İyi, kötü ve çirkin!
"İyinin içindeki kötü " ile "kötünün içindeki iyi" bir türlü yakamızı bırakmaz. Ehveni, bir seçim yapmaktır. Ya onu, ya bunu. Ya şu taraf, ya bu. Mesela, "ekonomi bilimi" denen, benim de diplomasına sahip olduğum ama bilimden ziyade ideoloji ve çatışma, mücadele alanı olan sahada, hep bu tercihlerin yapıldığı söylenir. Tabii, üstatların öğrettiği, "en rasyonel olan" ın tercih edileceğidir. "En rasyonel olan", daha en başta "kimin için, ne adına, ne kadar süre?" gibi soruları bagajında taşısa da, o bagajı genellikle kilitli tutarlar. Anahtar ya mühür kimdeyse ondadır ya da suya atılmıştır çoktan. Ve malumunuz, suyu da inek içmiştir. "İnek kim?" diye sormayın.

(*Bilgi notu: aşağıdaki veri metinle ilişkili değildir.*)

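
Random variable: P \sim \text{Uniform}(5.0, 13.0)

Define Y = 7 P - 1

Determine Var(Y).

For Y = aP + b: Var(Y) = a² * Var(P)
Var(P) = (13 - 5)^2/12 = 5.3333333
Var(Y) = 7² * 5.3333333 = 49 * 5.3333333 = 261.33333

261.33333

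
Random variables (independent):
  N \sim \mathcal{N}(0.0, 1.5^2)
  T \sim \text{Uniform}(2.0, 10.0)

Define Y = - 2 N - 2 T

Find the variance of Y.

For independent RVs: Var(aX + bY) = a²Var(X) + b²Var(Y)
Var(N) = 2.25
Var(T) = 5.3333333
Var(Y) = (-2)²*2.25 + (-2)²*5.3333333
= 4*2.25 + 4*5.3333333 = 30.333333

30.333333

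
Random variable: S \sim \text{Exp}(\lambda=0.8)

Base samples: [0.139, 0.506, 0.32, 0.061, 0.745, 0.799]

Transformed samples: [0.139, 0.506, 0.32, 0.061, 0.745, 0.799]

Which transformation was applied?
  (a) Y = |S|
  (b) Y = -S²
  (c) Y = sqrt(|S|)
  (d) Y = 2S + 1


Checking option (a) Y = |S|:
  S = 0.139 -> Y = 0.139 ✓
  S = 0.506 -> Y = 0.506 ✓
  S = 0.32 -> Y = 0.32 ✓
All samples match this transformation.

(a) |S|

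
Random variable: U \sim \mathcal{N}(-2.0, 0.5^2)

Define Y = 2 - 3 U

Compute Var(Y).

For Y = aU + b: Var(Y) = a² * Var(U)
Var(U) = 0.5^2 = 0.25
Var(Y) = (-3)² * 0.25 = 9 * 0.25 = 2.25

2.25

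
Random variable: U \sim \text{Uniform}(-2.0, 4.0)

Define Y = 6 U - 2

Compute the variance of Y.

For Y = aU + b: Var(Y) = a² * Var(U)
Var(U) = (4 + 2)^2/12 = 3
Var(Y) = 6² * 3 = 36 * 3 = 108

108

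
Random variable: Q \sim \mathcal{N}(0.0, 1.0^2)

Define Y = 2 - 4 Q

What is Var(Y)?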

"Ilısu Barajı" üstüne övgüleri okuyup dinlerken, her zaman en çok bilmiş ve bilecek olanların değerlendirmelerini izlerken bu geldi aklıma. Estağfurullah, inek değil. Su geldi, dağ geldi. Hasankeyf geldi. Şöyle bir denklem kuruluyor mesela: "Hasankeyf, keyiftir; baraj ise zaruret" Tabii, tarih karın doyurmuyor. Tarih, ampul yakmıyor. Tarih, fabrikaları çalıştırmıyor. Tarih çamaşır makinesine, ütüye, fırına, elektrikli mangala, bilgisayara, televizyona, 100 mumluk ampullere, terli gecelerin loş ışıklarına, sokaklara, alışveriş merkezlerine, hastanelere, okullara, statlara, yollara, trenlere, tünellere, tıkır tıkır imalathanelere, batan atölyelere filan elektrik veremiyor. Haklılar. Baraj, o iri kıyım yeni yetme, sularını her şeyin üstüne boca edip mağrur bir kral gibi kurulan çalışkan arı, bunları beceriyor. Ama, bir şeyi daha beceriyor: Sizi geleceğe bağlarken, watt watt, kablo kablo, ışık ışık; geçmişinizden kopartıyor. Geçmişi kazıyor. Atıyor. Geçmişinizi beceriyor. Geleceğinizi sizden de kopartıyor. Önünüzü, arkanızı aydınlatır gibi yaparken, o kadim varoluşunuzu, topraklarınızın gururunu, insanlığın evrensel mirası içinde size emanet olanı karartıyor. Bir makinesiniz ya; sizi bol enerjiyle besleyip işlemenizi, tık etmemenizi, emekle üretip afiyetle tüketmenizi sağlıyor; lakin, bir insan olarak, farkında değilseniz bile, kurutuyor. Çünkü emanete hıyanet ediyorsunuz. Çünkü, o miras sadece size ait değil.
Çok kişinin buna itirazı vardır, eminim. İster Hasan olsun, ister Hüseyin; "Keyf" onlara keyfi gelir. Şımarıklıktır; ölüm kalım meselesi karşısındaki çocukluktur. Oyuncak uğruna ağlamaktır. Baraj ise, inanın hiç aklıma gelmemişti, teröristlerin de saklandıkları mağaraları dahi suyla dolduracağı için, çok iyidir! Bir nevi kitle imha silahıdır. Ya, böyle. Basacaksın her yana suyu; yetmez bence, ateşi de, alevi de, lavı da, gazı da basmalı ki hiç bir mağarada, arazide, dağda, anıtta, köyde terörist bitmemeli, tarih bitmeli. Misal, onlar da piramitleri yıkmalı, burada Bergama'yı dümdüz etmeli, Efes'i dozerlemeli, tüm sütunlar, dikilitaşlar un ufak kılınmalı. Tarih teröristleştirilmeli ki içimiz rahat etsin. Tarihin yeri kitaptır; hayat değil. Hayat, barajdır, elektriktir, üretimdir, tüketimdir, kablodur, fiştir, prizdir. Tarih, lüzumsuz bir izdir, bunakça bir krizdir. Baraj hayırlı olsun; yalnız, hop, bir dakika, az daha sağa çekin, az daha sağa. Kaleci topu hiç görmüyor. Öyle bir körleşme işte!